Git - remove all history prior to a specific commit

6.2k Views Asked by At

I use git for various projects (personal repositories only), and I want to do some housekeeping.

I have a downloaded git project tree that has a large history of commits. After downloading I made a few more myself. However, I do not need anything apart from the latest commit at the time I downloaded it, and the subsequent commits that I made. All the prior commits take up a lot of space, and I'd like to get rid of them.

What I should have done is delete the .git folder after download and create a new personal repository going forward - but I didn't.

So my question is this: can I clean up the repository so that everything prior to commit X is removed, as if it had never existed, but so that subsequent commits are maintained? If so, how? Also if possible, if there were multiple branches at that time, can I remove other branches also?

(Not sure if this is possible as I think one of git's claims is how hard it is to lose old data by mistake).

4

There are 4 best solutions below

3
Antonio Petricca On

I suggest you to squash your local commits by:

git log --oneline

# Write down the hash commit prior to your first commit

git rebase -i <commit-hash>

# Now a text editor will open, so change **pick** into **squash** for the second commit and following, then save and exit editor...

Now, all your new commits will be merged into your latest one.

You are ready to push it.

Here a short tutorial.

0
Roland Smith On

This is what I tested;

  • Make a backup of your repo first.
  • Find the oldest commit (e.g. with git log --reverse).
  • Run git rebase -i <oldest-commit>, and mark all commits except those you want to keep as drop.
  • Remove all remotes (e.g; git remote remove origin).
  • Run git reflog expire --all --expire=now.
  • Run git gc --aggressive.

If you run git fsck before and after these steps, you should see that the number of objects is significantly reduced.

4
TTT On

I have a downloaded git project tree that has a large history of commits. After downloading I made a few more myself.

Since you've only a made "a few more" that you wish to keep, I'm going to assume your "new" history is linear. If that's the case, then this is extremely easy to do. For this example we'll assume the branch you want to keep is called main:

# make sure your status is clean
git status # verify it's "nothing to commit, working tree clean"
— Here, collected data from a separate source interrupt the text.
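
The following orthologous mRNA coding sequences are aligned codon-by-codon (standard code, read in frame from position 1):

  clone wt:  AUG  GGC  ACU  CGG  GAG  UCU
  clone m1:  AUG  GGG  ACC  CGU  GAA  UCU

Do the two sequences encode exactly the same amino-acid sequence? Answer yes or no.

yes

Codon 1: AUG Met / AUG Met — identical.
Codon 2: GGC Gly / GGG Gly — synonymous.
Codon 3: ACU Thr / ACC Thr — synonymous.
Codon 4: CGG Arg / CGU Arg — synonymous.
Codon 5: GAG Glu / GAA Glu — synonymous.
Codon 6: UCU Ser / UCU Ser — identical.
Nonsynonymous differences: 0 → same protein.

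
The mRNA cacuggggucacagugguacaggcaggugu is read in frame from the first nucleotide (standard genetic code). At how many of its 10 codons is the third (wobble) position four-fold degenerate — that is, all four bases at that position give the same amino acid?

Codon 1 CAC (His): third position 2-fold.
Codon 2 UGG (Trp): third position 1-fold.
Codon 3 GGU (Gly): third position 4-fold.
Codon 4 CAC (His): third position 2-fold.
Codon 5 AGU (Ser): third position 2-fold.
Codon 6 GGU (Gly): third position 4-fold.
Codon 7 ACA (Thr): third position 4-fold.
Codon 8 GGC (Gly): third position 4-fold.
Codon 9 AGG (Arg): third position 2-fold.
Codon 10 UGU (Cys): third position 2-fold.
Four-fold degenerate third positions: 4.

4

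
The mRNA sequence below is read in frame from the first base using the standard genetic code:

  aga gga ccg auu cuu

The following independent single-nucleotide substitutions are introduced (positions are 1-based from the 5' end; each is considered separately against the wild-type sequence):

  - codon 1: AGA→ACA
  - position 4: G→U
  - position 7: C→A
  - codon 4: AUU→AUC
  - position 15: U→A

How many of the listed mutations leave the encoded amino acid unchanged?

Codon 1: AGA (Arg) → ACA (Thr) — missense.
Codon 2: GGA (Gly) → UGA (Stop) — nonsense.
Codon 3: CCG (Pro) → ACG (Thr) — missense.
Codon 4: AUU (Ile) → AUC (Ile) — synonymous.
Codon 5: CUU (Leu) → CUA (Leu) — synonymous.
Synonymous: 2 of 5.

2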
# Figure out your first commit ID
git log --reverse # let's call the first result ID <repo-root-commit-id>

# Figure out the commit you started from (parent of your first new commit)
git log # let's call the starting commit X, as stated in the question

# Make a new temp branch from the commit you started from (commit X)
git switch -c temp-branch X

# soft reset to the repo root commit
git reset --soft <repo-root-commit-id>

# Now the entire history from initial commit through X will be staged
# Make all of this a single commit
git commit -m "Squash repo history into a single commit"

# Now rebase all of your new commits onto the temp branch
git rebase X main --onto temp-branch

# Now your rewritten main branch is as desired, delete the temp branch
git branch -d temp-branch

Since your goal is to recover space used by the old history, you can remove your remote, delete all local branches except main, and either garbage collect now or re-clone your new repo to another place. For example, those links are summarized here:

# Remove the remote:
git remote remove origin

# Delete all local branches except main
git branch | grep -v main | xargs git branch -D

# Garbage Collect everything now
git reflog expire --expire=now --all
git gc --aggressive --prune=now
4
nmw01223 On

Thanks for all the comments, particularly mkreiger1.

That led me to a post re git clone SRC DEST --depth=nn. That did it, saved about 90% of the space.

Since it is a local clone, necessary to prefix SRC with file:// or depth gets ignored.

Also noted it has a .github folder, as opposed to .git. Not sure why, but all relevant history seems present.